La creatina monohidratada micronizada es uno de los suplementos más estudiados y utilizados en la nutrición deportiva, reconocida por su eficacia y seguridad. Su función principal es apoyar la producción rápida de energía muscular mediante la reposición del ATP (adenosín trifosfato), la principal fuente de energía utilizada durante el ejercicio de alta intensidad.

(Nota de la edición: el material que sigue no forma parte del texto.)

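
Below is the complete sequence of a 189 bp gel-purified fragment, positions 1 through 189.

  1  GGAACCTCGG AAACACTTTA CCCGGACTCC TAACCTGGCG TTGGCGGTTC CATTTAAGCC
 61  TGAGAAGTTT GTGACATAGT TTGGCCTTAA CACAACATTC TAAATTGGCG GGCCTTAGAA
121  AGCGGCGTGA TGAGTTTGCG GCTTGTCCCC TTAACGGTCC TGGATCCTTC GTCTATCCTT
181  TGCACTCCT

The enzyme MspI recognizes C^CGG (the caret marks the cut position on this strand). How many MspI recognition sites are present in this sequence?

CCGG occurs starting at position 22.
MspI cuts at 1 site.

1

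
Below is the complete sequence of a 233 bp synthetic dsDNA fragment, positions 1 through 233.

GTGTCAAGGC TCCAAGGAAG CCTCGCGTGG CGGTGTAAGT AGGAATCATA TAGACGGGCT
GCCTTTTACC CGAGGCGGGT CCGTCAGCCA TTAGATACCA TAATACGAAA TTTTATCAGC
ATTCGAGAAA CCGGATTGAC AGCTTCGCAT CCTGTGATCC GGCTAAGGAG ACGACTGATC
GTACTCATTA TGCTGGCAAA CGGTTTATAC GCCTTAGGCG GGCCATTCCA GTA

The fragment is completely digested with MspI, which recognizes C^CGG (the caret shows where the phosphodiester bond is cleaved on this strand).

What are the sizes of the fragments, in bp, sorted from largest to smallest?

MspI sites (CCGG) start at positions 131, 159.
MspI cuts after the first base of each site, so after positions 131, 159.
Linear molecule, 2 cuts → 3 fragments:
  1–131 → 131 bp
  132–159 → 28 bp
  160–233 → 74 bp
Sorted largest to smallest: 131, 74, 28 bp.

131, 74, 28 bp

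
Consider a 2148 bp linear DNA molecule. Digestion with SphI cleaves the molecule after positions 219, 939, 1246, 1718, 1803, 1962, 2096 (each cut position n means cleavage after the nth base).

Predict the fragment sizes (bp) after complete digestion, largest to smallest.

720, 472, 307, 219, 159, 134, 85, 52 bp

Linear molecule, 7 cuts → 8 fragments:
  219 − 0 = 219 bp
  939 − 219 = 720 bp
  1246 − 939 = 307 bp
  1718 − 1246 = 472 bp
  1803 − 1718 = 85 bp
  1962 − 1803 = 159 bp
  2096 − 1962 = 134 bp
  2148 − 2096 = 52 bp
Sorted largest to smallest: 720, 472, 307, 219, 159, 134, 85, 52 bp.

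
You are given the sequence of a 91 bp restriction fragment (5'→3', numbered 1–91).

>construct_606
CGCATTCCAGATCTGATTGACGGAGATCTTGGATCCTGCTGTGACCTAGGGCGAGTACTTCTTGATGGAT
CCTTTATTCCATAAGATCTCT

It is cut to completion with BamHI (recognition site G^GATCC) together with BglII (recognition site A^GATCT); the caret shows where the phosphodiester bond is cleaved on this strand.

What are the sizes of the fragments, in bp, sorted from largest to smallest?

BamHI sites (GGATCC) start at positions 31, 67.
BamHI cuts after the first base of each site, so after positions 31, 67.
BglII sites (AGATCT) start at positions 9, 24, 84.
BglII cuts after the first base of each site, so after positions 9, 24, 84.
Combined cut positions: 9, 24, 31, 67, 84.
Linear molecule, 5 cuts → 6 fragments:
  1–9 → 9 bp
  10–24 → 15 bp
  25–31 → 7 bp
  32–67 → 36 bp
  68–84 → 17 bp
  85–91 → 7 bp
Sorted largest to smallest: 36, 17, 15, 9, 7, 7 bp.

36, 17, 15, 9, 7, 7 bp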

Durante entrenamientos exigentes, el ATP se agota rápidamente. En este contexto, la fosfocreatina almacenada en los músculos actúa como una reserva energética inmediata, ayudando a regenerar el ATP y permitiendo mantener el rendimiento durante más tiempo. Gracias a este mecanismo, la creatina contribuye a mejorar la fuerza, la potencia y el rendimiento físico, especialmente en ejercicios cortos e intensos como el entrenamiento de fuerza o los deportes explosivos.
El consumo diario de 3 g de creatina puede ayudar a aumentar la fuerza hasta en un 20%, así como favorecer el progreso en masa muscular cuando se combina con un programa de entrenamiento adecuado. Su formato micronizado y sin sabor garantiza una excelente disolución y versatilidad, permitiendo mezclarla fácilmente con agua, zumos o batidos de proteínas. Es una opción ideal tanto para deportistas principiantes como avanzados que buscan mejorar su rendimiento y resultados.